In two small series, melphalan in combination with high dose oral dexamethasone has also shown benefit. In a recent Italian series of 46 patients treated with this approach, 15 patients had a complete response, defined as disappearance of any detectable clone, with 10 of these patients remaining in complete remission at 3-year follow up. Another 16 patients had a partial response, defined as a 50% reduction in demonstrable Bence Jones protein. Of the 31 responding patients, 22 achieved significant functional improvement of involved organs. None of the 15 nonresponders saw any such improvement. At a median follow up of 5 years, median progression-free survival among the entire group was 3.8 years, with OS of 5.1 years (18).
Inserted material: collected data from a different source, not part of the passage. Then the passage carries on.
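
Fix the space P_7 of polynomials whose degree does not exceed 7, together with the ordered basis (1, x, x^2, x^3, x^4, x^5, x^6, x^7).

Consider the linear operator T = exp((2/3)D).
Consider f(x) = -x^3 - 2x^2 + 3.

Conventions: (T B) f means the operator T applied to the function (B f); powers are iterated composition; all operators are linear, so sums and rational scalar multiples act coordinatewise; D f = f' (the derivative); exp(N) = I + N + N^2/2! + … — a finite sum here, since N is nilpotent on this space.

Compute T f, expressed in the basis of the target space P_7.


the result is g(x) = -x^3 - 4x^2 - 4x + 49/27

order-1 term: -2x^2 - (8/3)x
order-2 term: -(4/3)x - 8/9
order-3 term: -8/27
the series for exp((2/3)D) f terminates at order 3
exp((2/3)D) f = -x^3 - 4x^2 - 4x + 49/27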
Conventional-dose treatment options for AL amyloid also include thalidomide (19), lenalidomide (20), and bortezomib (21), with or without dexamethasone. While these novel agents have shown early promise in several small series, larger studies are needed.
A more aggressive but as yet unproven treatment option for patients with AL amyloid is high-dose chemotherapy followed by autologous stem cell transplantation (ASCT). A number of nonrandomized, single-institution series have suggested that this approach might benefit some patients. In the largest of these studies, a Boston group treated 312 of 701 evaluated patients with high-dose melphalan followed by ASCT. Patients were excluded if they were over age 80 or had uncompensated heart failure, left ventricular ejection fraction <40%, persisting pleural effusion, systolic pressure <90 mm Hg, oxygen saturation <95%, or a performance status ≥3. In this select population, median survival was 4.6 years. Complete response was seen in 40% of the patients, with the median survival of this group likely exceeding 8 years. Improved organ function was seen in 66% of complete responders and in 30% of the remaining patients. The 100-day treatment-related mortality was 13% (22).
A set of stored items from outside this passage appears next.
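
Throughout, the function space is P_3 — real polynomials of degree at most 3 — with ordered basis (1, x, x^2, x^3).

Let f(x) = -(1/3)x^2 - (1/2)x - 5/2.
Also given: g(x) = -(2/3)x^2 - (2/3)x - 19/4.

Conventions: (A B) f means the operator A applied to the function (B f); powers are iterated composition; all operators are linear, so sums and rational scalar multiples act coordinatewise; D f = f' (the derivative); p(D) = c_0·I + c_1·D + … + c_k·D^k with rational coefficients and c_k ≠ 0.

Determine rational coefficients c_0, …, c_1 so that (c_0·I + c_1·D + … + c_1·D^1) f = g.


D^0 f = -(1/3)x^2 - (1/2)x - 5/2
D^1 f = -(2/3)x - 1/2
matching coefficients of g against c_0 f + c_1 Df + … from the top degree down determines the c_i
solution: c_0 = 2, c_1 = -1/2

c_0 = 2, c_1 = -1/2


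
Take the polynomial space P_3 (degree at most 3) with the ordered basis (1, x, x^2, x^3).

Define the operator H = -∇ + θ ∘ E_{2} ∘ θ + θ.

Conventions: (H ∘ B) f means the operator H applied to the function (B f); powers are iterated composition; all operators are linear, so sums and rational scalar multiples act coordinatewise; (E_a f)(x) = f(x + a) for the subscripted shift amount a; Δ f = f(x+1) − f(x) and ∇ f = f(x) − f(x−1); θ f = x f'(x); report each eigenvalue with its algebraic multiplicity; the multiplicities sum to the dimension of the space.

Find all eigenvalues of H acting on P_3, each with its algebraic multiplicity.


λ = 0 (multiplicity 1), λ = 2 (multiplicity 1), λ = 6 (multiplicity 1), λ = 12 (multiplicity 1)

image of 1: 0
image of x: 2x - 1
image of x^2: 6x^2 + 6x + 1
image of x^3: 12x^3 + 33x^2 + 39x - 1
the matrix is upper triangular; its diagonal is (0, 2, 6, 12)
for a triangular matrix the eigenvalues are the diagonal entries, with algebraic multiplicity their repetition count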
While nonrandomized studies are encouraging, only one trial has directly compared ASCT with conventional-dose chemotherapy. A French group randomized 100 patients aged 18 to 70 between the foregoing melphalan-dexamethasone regimen and high-dose melphalan with ASCT. After a median follow-up of 3 years, median OS was 56.9 months in the melphalan-dexamethasone group vs 22.2 months in transplanted patients (P = 0.04) (Figure 7). Treatment-related mortality in the transplant group was 24%, higher than in the Boston series or in other single-arm studies, which accounts for at least some of the difference in outcome (23).
Figure 7.
Overall survival according to treatment group. The crude estimated hazard ratio for death in the group assigned to receive melphalan plus dexamethasone was 0.57 (95% confidence interval, 0.32 to 0.99; P = 0.05). Reprinted with permission from Jaccard et al, 2007 (23).
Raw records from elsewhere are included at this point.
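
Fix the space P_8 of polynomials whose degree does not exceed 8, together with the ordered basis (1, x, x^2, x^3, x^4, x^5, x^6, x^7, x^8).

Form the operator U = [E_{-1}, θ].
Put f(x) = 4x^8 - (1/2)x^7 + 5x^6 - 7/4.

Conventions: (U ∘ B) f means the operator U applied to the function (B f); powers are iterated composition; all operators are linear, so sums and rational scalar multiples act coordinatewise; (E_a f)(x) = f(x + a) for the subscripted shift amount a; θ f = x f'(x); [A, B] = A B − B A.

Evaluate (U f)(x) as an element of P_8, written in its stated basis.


the result is g(x) = -32x^7 + (455/2)x^6 - 723x^5 + (2645/2)x^4 - 1490x^3 + (2049/2)x^2 - 395x + 131/2

θ f = 32x^8 - (7/2)x^7 + 30x^6
E_{-1} θ f = 32x^8 - (519/2)x^7 + (1901/2)x^6 - (4091/2)x^5 + (5625/2)x^4 - (5029/2)x^3 + (2839/2)x^2 - (921/2)x + 131/2
E_{-1} f = 4x^8 - (65/2)x^7 + (241/2)x^6 - (529/2)x^5 + (745/2)x^4 - (683/2)x^3 + (395/2)x^2 - (131/2)x + 31/4
θ E_{-1} f = 32x^8 - (455/2)x^7 + 723x^6 - (2645/2)x^5 + 1490x^4 - (2049/2)x^3 + 395x^2 - (131/2)x
[E_{-1}, θ] f = -32x^7 + (455/2)x^6 - 723x^5 + (2645/2)x^4 - 1490x^3 + (2049/2)x^2 - 395x + 131/2


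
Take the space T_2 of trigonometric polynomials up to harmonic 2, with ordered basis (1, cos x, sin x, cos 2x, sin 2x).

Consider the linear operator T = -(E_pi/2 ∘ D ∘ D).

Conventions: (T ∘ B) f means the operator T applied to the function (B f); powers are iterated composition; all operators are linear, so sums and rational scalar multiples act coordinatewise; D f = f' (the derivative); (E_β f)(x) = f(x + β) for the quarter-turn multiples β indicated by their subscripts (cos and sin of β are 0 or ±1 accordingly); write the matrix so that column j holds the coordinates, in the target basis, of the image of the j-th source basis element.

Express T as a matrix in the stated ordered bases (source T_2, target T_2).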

Despite evidence of multiorgan disease, our patient experienced a complete and durable clinical remission on long-term low-dose prednisone and colchicine. Her extended survival of over 21 years on a regimen that is no longer the standard of care reinforces how much we have yet to learn about the best way to manage patients with AL amyloidosis.
Acknowledgments
Many thanks to Dr. Marvin Stone, who guided me with so much wisdom and encouragement throughout my residency and fellowship. I am also grateful for the expert assistance of Ms. Cynthia Orticio in preparing this manuscript for publication.